Information was collected through the use of DTAGs (synchronous motion and acoustic recording tags) and Crittercam™, National Geographic Society's underwater video and audio recording system.
"By visualizing the data with TrackPlot, we can actually see how the whale moves underwater and this enables us to discover different kinds of foraging behaviors," said lead author Colin Ware of the University of New Hampshire's Center for Coastal and Ocean Mapping. TrackPlot is a custom software tool for DTAG data that produces a ribbon-like image in three dimensions. "With these 3-D visualizations, we can follow the path of the whale from surface to seafloor along with all of the pitch, roll and heading changes while underway. By adding Crittercam video, we now get a more complete understanding of these various bottom feeding techniques," Ware said.
A side-roll is defined as a roll of between 45 and 135 degrees from a normal orientation along the seafloor – the most common version uses a 90 degree roll with a downward head pitch of about 30 degrees, which matches favorably with earlier speculative sketches of bottom feeding. A side-roll inversion involves rolls that continue past the 135 degree orientation position. One humpback used a technique that employed a repetitive sequence of moves approximately every 20 feet during which the animal rolled from a 90 degree position to an inverted position, with some 10 to 17 of these "scoops" per dive.

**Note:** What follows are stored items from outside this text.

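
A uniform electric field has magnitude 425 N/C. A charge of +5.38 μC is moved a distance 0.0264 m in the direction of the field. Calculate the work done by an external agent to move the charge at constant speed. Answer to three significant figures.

-6.04×10⁻⁵ J

The potential change for a displacement 0.0264 m in the direction of the field is ΔV = −Ed = -11.2 V.
W_ext = qΔV = -6.04×10⁻⁵ J.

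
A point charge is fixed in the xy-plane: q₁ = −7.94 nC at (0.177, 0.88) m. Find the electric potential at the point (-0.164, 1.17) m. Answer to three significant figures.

-159 V

The total potential is the scalar sum of each charge's contribution, V = Σ kqᵢ/rᵢ.
Distances from the field point to each charge: r₁ = 0.448 m.
V = k[(-7.94×10⁻⁹)/(0.448)] = -159 V.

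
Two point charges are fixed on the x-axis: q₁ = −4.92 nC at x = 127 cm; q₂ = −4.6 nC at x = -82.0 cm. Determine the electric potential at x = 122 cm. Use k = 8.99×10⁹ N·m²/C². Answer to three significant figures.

-905 V

The total potential is the scalar sum of each charge's contribution, V = Σ kqᵢ/rᵢ.
Distances from the field point to each charge: r₁ = 0.0500 m, r₂ = 2.04 m.
V = k[(-4.92×10⁻⁹)/(0.0500) + (-4.60×10⁻⁹)/(2.04)] = -905 V.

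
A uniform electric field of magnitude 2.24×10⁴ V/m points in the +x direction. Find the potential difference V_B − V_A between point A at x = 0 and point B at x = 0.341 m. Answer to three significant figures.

In a uniform field, potential decreases in the direction of E: V_B − V_A = −E·Δx.
V_B − V_A = −(2.24×10⁴ V/m)(0.341 m) = -7640 V.

-7640 V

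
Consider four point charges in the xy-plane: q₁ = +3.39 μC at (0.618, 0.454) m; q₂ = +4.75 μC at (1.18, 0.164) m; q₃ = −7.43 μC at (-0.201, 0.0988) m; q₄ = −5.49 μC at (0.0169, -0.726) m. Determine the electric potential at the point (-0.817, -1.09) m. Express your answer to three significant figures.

Electric potential is a scalar, so the contributions from each charge add algebraically: V = Σ kqᵢ/rᵢ.
Distances from the field point to each charge: r₁ = 2.11 m, r₂ = 2.36 m, r₃ = 1.34 m, r₄ = 0.910 m.
V = k[(3.39×10⁻⁶)/(2.11) + (4.75×10⁻⁶)/(2.36) + (-7.43×10⁻⁶)/(1.34) + (-5.49×10⁻⁶)/(0.910)] = -7.16×10⁴ V.

-7.16×10⁴ V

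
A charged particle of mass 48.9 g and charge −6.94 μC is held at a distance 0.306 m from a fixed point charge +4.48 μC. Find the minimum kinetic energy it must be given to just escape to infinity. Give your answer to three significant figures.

0.913 J

To just escape, total mechanical energy must reach zero at infinity: ½mv²_min + U = 0, so ½mv²_min = −U = |kQq|/r.
|U| = |kQq|/r = (8.99×10⁹ N·m²/C²)(4.48×10⁻⁶)(6.94×10⁻⁶)/(0.306) = 0.913 J.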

Sand lance, also known as sand eels, tend to burrow into the sandy sediments at night or form nighttime horizontal schools close to the seafloor. In addition, Crittercam footage indicates that sand lance can form dense mats along the seabed during the day. The side roll feeding technique with extended pleats emphasizes width rather than height, resulting in more efficient feeding when encountering prey at or near the seafloor. Coordinated feeding may also help cluster prey or simply ensure that it does not escape. Crittercam footage also showed for the first time a head-to-head orientation for two animals that were side-rolling at the seafloor.
While this humpback bottom feeding behavior occurs at relatively slow speeds, it does involve the expansion of ventral pleats, which was once thought to require high speeds, as in lunging. The researchers theorize that humpback side rolls may be similar to the feeding technique of gray whales in the Pacific. The three types of bottom feeding techniques may be due to different prey distributions or may just reflect individual preferences between whales.